Open Source
We believe open source software is a key driver of innovation not only within our business, but across the global tech industry. Over the last two decades, Bloomberg has undergone a journey and cultural shift in becoming an ‘open source first’ company. Today, our engineers are actively engaged in the open source ecosystem as both users and contributors. Hundreds of global employees, from senior leadership down, are encouraged to get involved in our open source efforts, with Bloomberg’s Open Source Program Office (OSPO) within the Office of the CTO spearheading our efforts to produce, publish and support open source software.
Bloomberg sits at the intersection of high-availability, low-latency and large-scale computing, which leads us to take a very pragmatic approach to using open source software to address complex problems. We choose open source for new infrastructure needs even when it may only meet 80% of our requirements.
Because of the unique technical constraints we face in finance, we prefer tweaking and extending high-quality, web scale open source solutions to address our needs rather than using proprietary or source-available solutions.
Bloomberg’s systems and applications must satisfy the four Vs principle, delivering value to our clients in global capital markets through the amount, speed, heterogeneity and accuracy of our financial data.
Hundreds of open source projects are currently in use in our products and infrastructure.
Our engineers are active members of the open source community, contributing their skills and passion to a wide variety of initiatives. Hundreds of our employees have contributed code, documentation, tests or other significant enhancements and improvements to projects for the benefit of the tech community.
In some areas especially relevant to our compute and data science infrastructure, Bloomberg engineers have earned leadership positions as committers, maintainers, technical steering committee (TSC) and project management community (PMC) members. They also sit on foundation boards and standards committees, including those directing the future of the C++, Python and JavaScript programming languages.
“As an ‘open source first’ company, Bloomberg encourages and makes it easy for our engineers to learn about, contribute to, and lead in open source innovation.”
Alyssa Wright
Member, Open Source Program Office, Office of the CTO
Our engineers have held governance roles on a number of notable open source projects, including:
We are committed to sustaining and broadening the scope of innovation through direct collaboration with open source communities. In academia, Bloomberg funds research that produces new or enhanced libraries, as well as teams that directly create and extend projects relevant to our products, including Project Jupyter and JupyterLab.
We host events, sponsor projects and provide access to the knowledge and experience of our engineers. Since 2013, we have hosted Open Source Day/Weekend events that bring together our employees, community members and students to sprint on open issues in an open source project.
Projects that have benefited include Git, Clang/LLVM, Eclipse, Python, Perl, pandas, NumPy, SciPy and Matplotlib. We also fund improvements to open source projects that are important to our engineers, such as the development of CSS Grid Layout in Chromium, the addition of BigInt and other features in WebAssembly, and improvements in GNU Autoconf and version 3 of Psycopg.
Each year, we proudly provide financial support to a variety of technology community organizations, in addition to sponsoring and speaking at dozens of relevant conferences.
In an effort to enable direct employee engagement to help sustain the open source projects critical to our work, Bloomberg’s OSPO has partnered with the company’s Corporate Philanthropy team to launch the Bloomberg FOSS Contributor Fund.

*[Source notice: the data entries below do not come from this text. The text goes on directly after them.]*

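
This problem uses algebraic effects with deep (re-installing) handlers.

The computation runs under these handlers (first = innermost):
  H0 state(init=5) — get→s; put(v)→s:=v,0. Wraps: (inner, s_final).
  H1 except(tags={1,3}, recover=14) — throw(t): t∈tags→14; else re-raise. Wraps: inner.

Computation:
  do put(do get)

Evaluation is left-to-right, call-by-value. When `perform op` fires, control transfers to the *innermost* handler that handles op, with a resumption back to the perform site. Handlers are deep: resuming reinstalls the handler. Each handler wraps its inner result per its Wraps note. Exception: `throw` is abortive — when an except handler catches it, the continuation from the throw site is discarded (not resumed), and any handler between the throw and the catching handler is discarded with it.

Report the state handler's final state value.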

Technology community organizations
Open source tools created at Bloomberg to solve problems with cloud infrastructure, information retrieval, data science, natural language processing, mobile application development and more have been published on GitHub for others to use in solving real-world problems. Examples include PowerfulSeal, ipydatagrid, Comdb2, Goldpinger, xcdiff, and amqpprox.
Several open source projects born at Bloomberg have been spun out and are now supported by communities with their own governance:
- The Solr Operator, developed by Bloomberg engineers to manage Apache Solr Clouds within Kubernetes, was donated to the Apache Solr project.
- Our bqplot interactive plotting and charting library for Jupyter notebooks is now a NumFOCUS Affiliated Project.
- KServe, a simple, yet powerful, Kubernetes Custom Resource for deploying machine learning (ML) models at scale, was co-developed and led by Bloomberg engineers prior to the community contributing it to the LF AI & Data Foundation, where it is now a full-fledged Incubation Project.